Vulnerable New Jerseyans who Rely on Medicaid and Food Stamps Will Suffer
On May 23, 2017, NJ Advance Media reported that “Trump’s Budget Slams N.J. More than Most States on Medicaid.”
It has been widely reported that President Trump’s budget which was released on May 23 devastates funding to assist the most vulnerable Americans. Trump’s $4.1 trillion spending plan includes $839 billion in cuts to federal funding that assists the poor, disabled, and elderly.
These cuts come on top of House Republican’s plans to remove 23 million Americans from insurance coverage that they receive through the Affordable Care Act. The Trump budget included $610 billion in Medicaid cuts over 10 years and an additional $250 billion in savings from repealing and replacing the ACA. Some of these savings come through the rollback of Medicaid expansion.
The Medicaid cuts under the House GOP bill would hit New Jersey the hardest. On a per person basis, federal Medicaid funding would drop in NJ by 20.6 percent, more than any other state, according to the Urban Institute.
Gov. Chris Christie, a friend and supporter of Trump, said Monday that he hadn’t spoken with the president, but acknowledged he was worried about the possible cuts.

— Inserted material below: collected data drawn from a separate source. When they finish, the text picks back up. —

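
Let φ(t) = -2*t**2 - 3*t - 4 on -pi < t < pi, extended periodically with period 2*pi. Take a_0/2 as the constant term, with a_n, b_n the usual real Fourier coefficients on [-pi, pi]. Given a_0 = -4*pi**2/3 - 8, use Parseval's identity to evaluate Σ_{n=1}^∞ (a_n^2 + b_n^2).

Parseval: a_0^2/2 + Σ_{n≥1} (a_n^2+b_n^2) = 1/pi ∫_{-pi}^{pi} φ(t)^2 dt = 32 + 8*pi**4/5 + 50*pi**2/3.
Subtract a_0^2/2 = 8*(6 + pi**2)**2/9: Σ (a_n^2+b_n^2) = pi**2*(6 + 32*pi**2/45).

pi**2*(6 + 32*pi**2/45)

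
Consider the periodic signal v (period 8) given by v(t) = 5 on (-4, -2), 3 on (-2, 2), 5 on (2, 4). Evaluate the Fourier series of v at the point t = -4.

v is continuous at t = -4 with value 5, so the series converges to 5 there.

5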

‘Does a proposed $800 billion cut to Medicaid concern me? Yes, it does,’ he told reporters at the Statehouse.”
New Jersey Policy Perspective has reported that capping Medicaid spending under the House Republican Affordable Health Care Act (AHCA) will cost New Jersey $30 billion in federal funding over 10 years.
“These Medicaid cuts will be especially devastating in New Jersey because of its higher cost of living and larger number of people in desperate need of health care,” said Ray Castro, NJPP’s director of health policy.

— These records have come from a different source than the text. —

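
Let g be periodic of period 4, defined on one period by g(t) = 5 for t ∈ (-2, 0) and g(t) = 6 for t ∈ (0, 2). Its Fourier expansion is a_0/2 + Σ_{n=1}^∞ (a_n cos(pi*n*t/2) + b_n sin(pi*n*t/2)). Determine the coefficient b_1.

2/pi

b_1 = 1/2 ∫_{-2}^{2} g(t) sin(pi*t/2) dt.
Split the integral at the breakpoints.
Directly, an antiderivative of (5) sin(pi*t/2) is -10*cos(pi*t/2)/pi; evaluating from -2 to 0: ∫_{-2}^{0} (5) sin(pi*t/2) dt = (-10/pi) - (10/pi) = -20/pi.
Directly, an antiderivative of (6) sin(pi*t/2) is -12*cos(pi*t/2)/pi; evaluating from 0 to 2: ∫_{0}^{2} (6) sin(pi*t/2) dt = (12/pi) - (-12/pi) = 24/pi.
Summing the pieces and multiplying by (1/2) gives b_1 = 2/pi.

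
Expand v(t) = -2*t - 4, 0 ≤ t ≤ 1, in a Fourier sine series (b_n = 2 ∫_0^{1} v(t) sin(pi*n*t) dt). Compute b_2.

b_2 = 2 ∫_0^{1} (-2*t - 4) sin(2*pi*t) dt.
Integrating by parts (boundary term plus one more integral), an antiderivative of (-2*t - 4) sin(2*pi*t) is t*cos(2*pi*t)/pi - sin(2*pi*t)/(2*pi**2) + 2*cos(2*pi*t)/pi; evaluating from 0 to 1: ∫_{0}^{1} (-2*t - 4) sin(2*pi*t) dt = (3/pi) - (2/pi) = 1/pi.
Hence b_2 = 2·(1/pi) = 2/pi.

2/pi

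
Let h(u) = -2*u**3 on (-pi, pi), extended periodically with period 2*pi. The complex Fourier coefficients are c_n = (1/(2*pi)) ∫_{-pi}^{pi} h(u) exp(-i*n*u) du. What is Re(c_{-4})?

Since h is real-valued, Re(c_{-4}) = (1/(2*pi)) ∫_{-pi}^{pi} h(u) cos(-4*u) du = a_{4}/2.
(h is odd, so the integrand is odd over a symmetric interval and the integral vanishes.)

0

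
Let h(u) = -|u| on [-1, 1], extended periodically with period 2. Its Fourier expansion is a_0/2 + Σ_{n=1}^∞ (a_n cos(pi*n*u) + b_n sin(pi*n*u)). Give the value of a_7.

4/(49*pi**2)

a_7 = ∫_{-1}^{1} h(u) cos(7*pi*u) du.
h is even and cos(7*pi*u) is even, so the integrand is even and a_7 = 2 ∫_0^{1} h(u) cos(7*pi*u) du.
Integrating by parts (boundary term plus one more integral), an antiderivative of (-u) cos(7*pi*u) is -u*sin(7*pi*u)/(7*pi) - cos(7*pi*u)/(49*pi**2); evaluating from 0 to 1: ∫_{0}^{1} (-u) cos(7*pi*u) du = (1/(49*pi**2)) - (-1/(49*pi**2)) = 2/(49*pi**2).
Hence a_7 = 2·(2/(49*pi**2)) = 4/(49*pi**2).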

The 810,000 New Jerseyans who, as of February, rely on the Supplemental Nutrition Assistance Program (SNAP) may also suffer. The President’s budget requires that “able-bodied adults” without children work.
Repealing the Affordable Care Act would cost New Jersey 86,000 jobs in 2019 in health care and other industries, according to the Commonwealth Fund, a research and advocacy group that focuses on health policy.
“To spur economic growth, the Trump administration has proposed tax cuts primarily favoring wealthy Americans, including eliminating the tax on multi-million-dollar estates paid by just two of 1,000 taxpayers; lowering the top tax rate to 35 percent from 39.6 percent; ending the alternative minimum tax, which forced Trump to pay millions of dollars in additional taxes, according to his 2005 personal income tax return released by MSNBC; and shrinking the capital gains tax primarily paid by wealthier Americans.”
The July 26, 2017 Congressional Reception provides the opportunity for New Jerseyans to travel to Washington, DC to tell our congressional delegation “No Cuts to Housing.” And this message also applies to potential dangerous cuts to other safety net programs that New Jerseyans rely on.